Personally, I think is has to be one of the most ignorant things that some men do and I fail to understand it every time I see it. I’ve even been on the receiving end of the phenomenon, believe it or not!
When I was in college, sometimes a bunch of the guys from our dorm would pile into a car and see whatever blow-em-up action movie was dumbing down America at the time. We’d all buy our tickets and file into the theater. Sitting down next to each other, I was the second to last guy in the aisle. The last guy coming in behind me made a specific point not to sit directly next to me, but one seat away.
"I’m sorry," I said. "Does my breath offend you, or something? Or do you just need your space today?"

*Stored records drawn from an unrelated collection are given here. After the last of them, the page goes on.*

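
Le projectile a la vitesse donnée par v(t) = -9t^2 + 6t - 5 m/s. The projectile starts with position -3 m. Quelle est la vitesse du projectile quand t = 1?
En utilisant v(t) = -9·t^2 + 6·t - 5 et en substituant t = 1, nous trouvons v = -8.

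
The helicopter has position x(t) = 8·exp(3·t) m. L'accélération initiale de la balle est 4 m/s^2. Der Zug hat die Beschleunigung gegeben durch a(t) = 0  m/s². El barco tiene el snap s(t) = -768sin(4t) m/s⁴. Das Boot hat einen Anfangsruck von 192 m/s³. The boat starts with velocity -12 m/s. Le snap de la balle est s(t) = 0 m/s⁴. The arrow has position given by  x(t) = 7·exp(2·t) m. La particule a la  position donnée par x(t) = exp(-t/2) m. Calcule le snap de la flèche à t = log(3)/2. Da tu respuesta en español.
Partiendo de la posición x(t) = 7·exp(2·t), tomamos 4 derivadas. La derivada de la posición da la velocidad: v(t) = 14·exp(2·t). La derivada de la velocidad da la aceleración: a(t) = 28·exp(2·t). Derivando la aceleración, obtenemos la sacudida: j(t) = 56·exp(2·t). Derivando la sacudida, obtenemos el snap: s(t) = 112·exp(2·t). Usando s(t) = 112·exp(2·t) y sustituyendo t = log(3)/2, encontramos s = 336.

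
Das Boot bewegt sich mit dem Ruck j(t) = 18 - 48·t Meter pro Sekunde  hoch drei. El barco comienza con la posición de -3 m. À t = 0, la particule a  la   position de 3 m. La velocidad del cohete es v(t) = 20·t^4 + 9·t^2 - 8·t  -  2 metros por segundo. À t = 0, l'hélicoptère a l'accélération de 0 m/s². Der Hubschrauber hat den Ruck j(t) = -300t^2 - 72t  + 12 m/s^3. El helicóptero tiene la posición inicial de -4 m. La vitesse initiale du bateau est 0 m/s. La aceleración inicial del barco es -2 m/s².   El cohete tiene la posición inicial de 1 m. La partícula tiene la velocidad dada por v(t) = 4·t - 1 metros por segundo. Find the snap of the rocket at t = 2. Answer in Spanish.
Partiendo de la velocidad v(t) = 20·t^4 + 9·t^2 - 8·t - 2, tomamos 3 derivadas. Tomando d/dt de v(t), encontramos a(t) = 80·t^3 + 18·t - 8. Tomando d/dt de a(t), encontramos j(t) = 240·t^2 + 18. La derivada de la sacudida da el snap: s(t) = 480·t. Tenemos el snap s(t) = 480·t. Sustituyendo t = 2: s(2) = 960.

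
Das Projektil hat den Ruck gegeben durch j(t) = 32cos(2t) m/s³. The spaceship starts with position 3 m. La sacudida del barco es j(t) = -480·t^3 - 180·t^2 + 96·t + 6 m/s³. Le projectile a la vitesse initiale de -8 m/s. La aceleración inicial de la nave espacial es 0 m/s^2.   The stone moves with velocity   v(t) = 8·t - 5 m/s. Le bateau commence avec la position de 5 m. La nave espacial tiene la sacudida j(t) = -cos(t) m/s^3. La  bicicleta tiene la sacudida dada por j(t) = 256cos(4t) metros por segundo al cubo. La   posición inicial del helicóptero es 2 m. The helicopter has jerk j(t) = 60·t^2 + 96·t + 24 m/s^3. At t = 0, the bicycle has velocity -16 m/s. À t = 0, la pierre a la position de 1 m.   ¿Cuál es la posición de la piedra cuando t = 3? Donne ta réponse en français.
Nous devons intégrer notre équation de la vitesse v(t) = 8·t - 5 1 fois. En prenant ∫v(t)dt et en appliquant x(0) = 1, nous trouvons x(t) = 4·t^2 - 5·t + 1. En utilisant x(t) = 4·t^2 - 5·t + 1 et en substituant t = 3, nous trouvons x = 22.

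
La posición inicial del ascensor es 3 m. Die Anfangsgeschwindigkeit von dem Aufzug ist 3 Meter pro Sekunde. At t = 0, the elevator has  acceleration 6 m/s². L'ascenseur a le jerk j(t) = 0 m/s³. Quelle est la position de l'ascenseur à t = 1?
Nous devons intégrer notre équation du jerk j(t) = 0 3 fois. En intégrant le jerk et en utilisant la condition initiale a(0) = 6, nous obtenons a(t) = 6. En prenant ∫a(t)dt et en appliquant v(0) = 3, nous trouvons v(t) = 6·t + 3. En prenant ∫v(t)dt et en appliquant x(0) = 3, nous trouvons x(t) = 3·t^2 + 3·t + 3. Nous avons la position x(t) = 3·t^2 + 3·t + 3. En substituant t = 1: x(1) = 9.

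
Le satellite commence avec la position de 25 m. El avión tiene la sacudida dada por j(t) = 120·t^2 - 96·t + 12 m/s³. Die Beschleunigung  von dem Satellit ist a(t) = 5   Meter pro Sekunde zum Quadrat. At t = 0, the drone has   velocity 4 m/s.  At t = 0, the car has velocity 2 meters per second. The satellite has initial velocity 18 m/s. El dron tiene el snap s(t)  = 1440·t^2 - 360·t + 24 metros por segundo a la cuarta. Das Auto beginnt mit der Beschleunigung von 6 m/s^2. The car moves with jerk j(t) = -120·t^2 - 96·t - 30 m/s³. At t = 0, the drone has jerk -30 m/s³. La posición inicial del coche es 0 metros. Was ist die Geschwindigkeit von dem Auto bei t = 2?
Ausgehend von dem Ruck j(t) = -120·t^2 - 96·t - 30, nehmen wir 2 Integrale. Das Integral von dem Ruck, mit a(0) = 6, ergibt die Beschleunigung: a(t) = -40·t^3 - 48·t^2 - 30·t + 6. Mit ∫a(t)dt und Anwendung von v(0) = 2, finden wir v(t) = -10·t^4 - 16·t^3 - 15·t^2 + 6·t + 2. Wir haben die Geschwindigkeit v(t) = -10·t^4 - 16·t^3 - 15·t^2 + 6·t + 2. Durch Einsetzen von t = 2: v(2) = -334.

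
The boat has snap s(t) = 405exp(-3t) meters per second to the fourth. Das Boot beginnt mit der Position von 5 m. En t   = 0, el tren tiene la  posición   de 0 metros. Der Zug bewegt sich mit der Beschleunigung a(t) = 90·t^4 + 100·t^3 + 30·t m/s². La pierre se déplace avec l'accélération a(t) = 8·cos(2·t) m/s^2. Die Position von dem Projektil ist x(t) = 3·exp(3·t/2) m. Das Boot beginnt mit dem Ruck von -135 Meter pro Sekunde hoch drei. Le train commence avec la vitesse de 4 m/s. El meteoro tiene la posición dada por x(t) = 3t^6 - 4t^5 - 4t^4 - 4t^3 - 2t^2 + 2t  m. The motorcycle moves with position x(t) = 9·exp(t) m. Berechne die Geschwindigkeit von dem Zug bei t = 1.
Wir müssen die Stammfunktion unserer Gleichung für die Beschleunigung a(t) = 90·t^4 + 100·t^3 + 30·t 1-mal finden. Die Stammfunktion von der Beschleunigung, mit v(0) = 4, ergibt die Geschwindigkeit: v(t) = 18·t^5 + 25·t^4 + 15·t^2 + 4. Mit v(t) = 18·t^5 + 25·t^4 + 15·t^2 + 4 und Einsetzen von t = 1, finden wir v = 62.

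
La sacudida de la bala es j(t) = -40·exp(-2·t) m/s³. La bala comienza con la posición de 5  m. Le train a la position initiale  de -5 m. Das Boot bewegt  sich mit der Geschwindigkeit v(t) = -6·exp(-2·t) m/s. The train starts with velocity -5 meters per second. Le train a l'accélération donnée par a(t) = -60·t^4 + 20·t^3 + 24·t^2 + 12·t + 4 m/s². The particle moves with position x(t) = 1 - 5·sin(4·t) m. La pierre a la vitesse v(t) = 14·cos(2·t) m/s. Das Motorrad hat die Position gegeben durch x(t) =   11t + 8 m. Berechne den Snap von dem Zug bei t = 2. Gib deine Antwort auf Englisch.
We must differentiate our acceleration equation a(t) = -60·t^4 + 20·t^3 + 24·t^2 + 12·t + 4 2 times. Differentiating acceleration, we get jerk: j(t) = -240·t^3 + 60·t^2 + 48·t + 12. The derivative of jerk gives snap: s(t) = -720·t^2 + 120·t + 48. From the given snap equation s(t) = -720·t^2 + 120·t + 48, we substitute t = 2 to get s = -2592.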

The guy was from a small farming community and didn’t have a mean bone in his body. He wasn’t some loner jerk putting on a front, either. But he was cooly pragmatic when revealing his homophobia. "I don’t want people to think we’re gay."
"Dude! You’re in a group of 7 guys! We all just had dinner in the dining hall together and you sat right next to me! What is it about this theater and sitting next to me now that is going to give anyone the impression that we’re gay? Dear Lord! Get over it!"
So I basically shamed him into sitting next to me. And then, in a typical display of college-aged maturity and sensitivity, I would occassionally rub his knee during the movie just to mess with his mind. He was good people, though!
Seriously, though. If you’re a guy and you feel a compulsion to employ the "Not Gay" seat, get over yourself. Because you’re not asserting your heterosexuality. Your displaying your ignorance and weakness to everyone. In fact, you’re probably drawing more attention to yourself by NOT sitting next to the guy you came to the movie with than you would if you sat right next to him.
Honestly, if you’re not going to sit nex to the guy, why allude to the fact that you arrived at the theater together at all. Why don’t you sit in the back row and he can sit in the front row? Then NO ONE will be able to put two and two together! I mean, so long as we’re forging totally skewed social behaviors…
At any rate, the "Not Gay" seat was a comic that I wanted to do for a really long time and the desire to do so was refueled when I saw a couple of high school guys pull this stunt when we went to see Cars a few weeks ago. The problem with doing the comic was that I really didn’t have an ending for it. My commentary was more of a rant than anything humorous. Thank goodness for Brandon J Carr for providing me with the finest twist of a character’s motivation that I could ever hoped for. I’ve been milking the gag for a while now. But really, does it ever get old?